As someone who loves words, perhaps it’s not surprising that I’ve become interested in the words humanism, humanist, and celebrant.
For as long as I can remember (well, since the age of 10 or 11), I’ve identified myself as an atheist, which is defined as:
A person who disbelieves or lacks belief in the existence of God or gods.
I’d been aware of humanism but hadn’t really grappled with the concept until my father died in 2009 and we arranged to see a humanist funeral celebrant. Even in the midst of my grief, I was deeply impressed by the whole process, which placed my lovely old Dad centre stage. Talking about Dad with the celebrant helped us all to start to deal with our loss. The funeral service itself (which ended with us walking out to the strains of The Goons’ Ying Tong Song) felt very much like a celebration of my Dad’s life. It was a relief to begin thinking about how wonderful he was, rather than the desperately ill man he had become.

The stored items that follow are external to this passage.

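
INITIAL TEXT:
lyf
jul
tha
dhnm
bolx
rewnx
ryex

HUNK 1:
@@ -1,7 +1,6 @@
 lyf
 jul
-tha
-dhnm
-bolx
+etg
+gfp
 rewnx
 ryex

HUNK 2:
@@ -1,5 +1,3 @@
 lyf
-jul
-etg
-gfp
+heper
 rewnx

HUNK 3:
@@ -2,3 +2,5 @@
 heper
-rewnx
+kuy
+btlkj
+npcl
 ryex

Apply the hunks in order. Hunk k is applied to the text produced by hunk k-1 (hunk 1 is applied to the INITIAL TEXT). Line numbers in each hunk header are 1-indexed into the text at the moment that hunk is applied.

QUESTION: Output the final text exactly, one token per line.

Answer: lyf
heper
kuy
btlkj
npcl
ryex

Derivation:
Hunk 1: at line 1 remove [tha,dhnm,bolx] add [etg,gfp] -> 6 lines: lyf jul etg gfp rewnx ryex
Hunk 2: at line 1 remove [jul,etg,gfp] add [heper] -> 4 lines: lyf heper rewnx ryex
Hunk 3: at line 2 remove [rewnx] add [kuy,btlkj,npcl] -> 6 lines: lyf heper kuy btlkj npcl ryex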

Fast forward a few years and through a number of life experiences and I came to realise that while I am an atheist, I am also a humanist and have been living my life according to the priciples of humanism. I just hadn’t found the word for it.
Humanism is an ethical philosophy of life that is based on respecting and caring for one another and the world we live in, without the need for a god, or gods. Humanists use reason, experience and shared human values to make sense of the world. Humanists believe we have only one life and that it is up to all of us as individuals, as well as society as a whole, to live with purpose and meaning.

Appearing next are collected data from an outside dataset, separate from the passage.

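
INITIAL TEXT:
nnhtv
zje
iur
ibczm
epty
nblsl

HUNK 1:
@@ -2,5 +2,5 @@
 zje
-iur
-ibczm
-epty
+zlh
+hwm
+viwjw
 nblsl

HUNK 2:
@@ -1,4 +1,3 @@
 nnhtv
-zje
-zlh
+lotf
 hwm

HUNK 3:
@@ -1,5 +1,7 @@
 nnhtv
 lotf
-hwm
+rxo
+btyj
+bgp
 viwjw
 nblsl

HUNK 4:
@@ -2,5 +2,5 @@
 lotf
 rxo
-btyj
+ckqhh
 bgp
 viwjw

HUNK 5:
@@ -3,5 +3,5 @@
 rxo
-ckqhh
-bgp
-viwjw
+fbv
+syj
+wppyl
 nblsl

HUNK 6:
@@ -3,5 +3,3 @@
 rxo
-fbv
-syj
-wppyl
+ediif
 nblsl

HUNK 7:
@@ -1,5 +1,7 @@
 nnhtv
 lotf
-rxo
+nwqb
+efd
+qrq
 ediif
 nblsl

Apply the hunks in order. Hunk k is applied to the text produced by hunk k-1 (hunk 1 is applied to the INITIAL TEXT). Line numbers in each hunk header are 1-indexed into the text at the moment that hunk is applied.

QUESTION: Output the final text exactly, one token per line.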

Stephen Fry describes the humanist approach to life in this video clip:
So, what is a humanist celebrant? Wikipedia gives us this:
A humanist celebrant or humanist officiant is a person who performs secular humanist celebrancy services for weddings, funerals, child namings, coming of age ceremonies and other rituals. Some humanist celebrants are accredited by humanist organisations…

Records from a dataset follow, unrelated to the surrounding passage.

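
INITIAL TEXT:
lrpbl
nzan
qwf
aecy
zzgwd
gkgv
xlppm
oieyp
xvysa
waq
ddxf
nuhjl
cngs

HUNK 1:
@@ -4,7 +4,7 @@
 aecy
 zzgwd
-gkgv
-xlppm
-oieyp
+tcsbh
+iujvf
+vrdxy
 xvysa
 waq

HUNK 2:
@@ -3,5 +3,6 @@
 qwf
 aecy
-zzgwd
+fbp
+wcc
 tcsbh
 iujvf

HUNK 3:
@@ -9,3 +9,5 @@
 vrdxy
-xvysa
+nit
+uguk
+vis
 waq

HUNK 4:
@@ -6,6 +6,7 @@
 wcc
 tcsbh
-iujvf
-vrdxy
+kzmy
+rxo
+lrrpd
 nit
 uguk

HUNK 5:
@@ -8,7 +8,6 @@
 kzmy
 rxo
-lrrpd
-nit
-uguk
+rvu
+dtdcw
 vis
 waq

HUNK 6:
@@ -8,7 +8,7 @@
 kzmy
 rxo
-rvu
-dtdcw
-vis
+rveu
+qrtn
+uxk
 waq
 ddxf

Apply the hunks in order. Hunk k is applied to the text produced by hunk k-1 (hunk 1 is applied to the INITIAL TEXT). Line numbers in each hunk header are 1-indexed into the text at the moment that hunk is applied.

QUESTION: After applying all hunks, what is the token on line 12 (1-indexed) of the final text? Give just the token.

Answer: uxk

Derivation:
Hunk 1: at line 4 remove [gkgv,xlppm,oieyp] add [tcsbh,iujvf,vrdxy] -> 13 lines: lrpbl nzan qwf aecy zzgwd tcsbh iujvf vrdxy xvysa waq ddxf nuhjl cngs
Hunk 2: at line 3 remove [zzgwd] add [fbp,wcc] -> 14 lines: lrpbl nzan qwf aecy fbp wcc tcsbh iujvf vrdxy xvysa waq ddxf nuhjl cngs
Hunk 3: at line 9 remove [xvysa] add [nit,uguk,vis] -> 16 lines: lrpbl nzan qwf aecy fbp wcc tcsbh iujvf vrdxy nit uguk vis waq ddxf nuhjl cngs
Hunk 4: at line 6 remove [iujvf,vrdxy] add [kzmy,rxo,lrrpd] -> 17 lines: lrpbl nzan qwf aecy fbp wcc tcsbh kzmy rxo lrrpd nit uguk vis waq ddxf nuhjl cngs
Hunk 5: at line 8 remove [lrrpd,nit,uguk] add [rvu,dtdcw] -> 16 lines: lrpbl nzan qwf aecy fbp wcc tcsbh kzmy rxo rvu dtdcw vis waq ddxf nuhjl cngs
Hunk 6: at line 8 remove [rvu,dtdcw,vis] add [rveu,qrtn,uxk] -> 16 lines: lrpbl nzan qwf aecy fbp wcc tcsbh kzmy rxo rveu qrtn uxk waq ddxf nuhjl cngs
Final line 12: uxk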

The Online Etymology Dictionary defines celebrant as coming from
the French célébrant, “officiating clergyman”, or directly from Latin celebrantem, the present participle of celebrare.
Humanist celebrants help people celebrate and mark the important rites of passage – birth, marriage and death. Sharing these moments with family, friends, and the wider community, seems to be a vital part of being human. Traditionally, of course, these rituals take place within the context of a religious service.
Yet we live in an increasingly secular society and many people are looking for non-religious ceremonies that truly focus on the individual. Couples planning a wedding often want a more flexible and personal ceremony than that offered by a register office. The latest figures on marriage in England and Wales from the Office for National Statistics, as reported by the BBC, revealed that while the number of marriages declined by 8.6% in 2013, civil ceremonies accounted for 72% of all marriages that year.
BHA celebrants have been conducting humanist weddings since 1896 – that’s 120 years. Strange, then, that humanist weddings are not yet legal in England, Wales, and Northern Ireland. In Scotland, humanist weddings have been legally binding since 2005 and over the past decade have increased from about 50 per year to well over 4,000.
The BHA is actively lobbying government to legally recognise humanist wedding ceremonies. In the meantime, the BHA’s Humanist Ceremonies™ network of more than 300 trained and accredited humanist wedding celebrants continues to conduct weddings for couples in England and Wales. Couples complete the legal paperwork first at a register office, and then work with a celebrant to create a unique wedding ceremony, choosing the venue, readings, music and vows that truly reflect who they are.
Put simply: humanist celebrants celebrate humanity.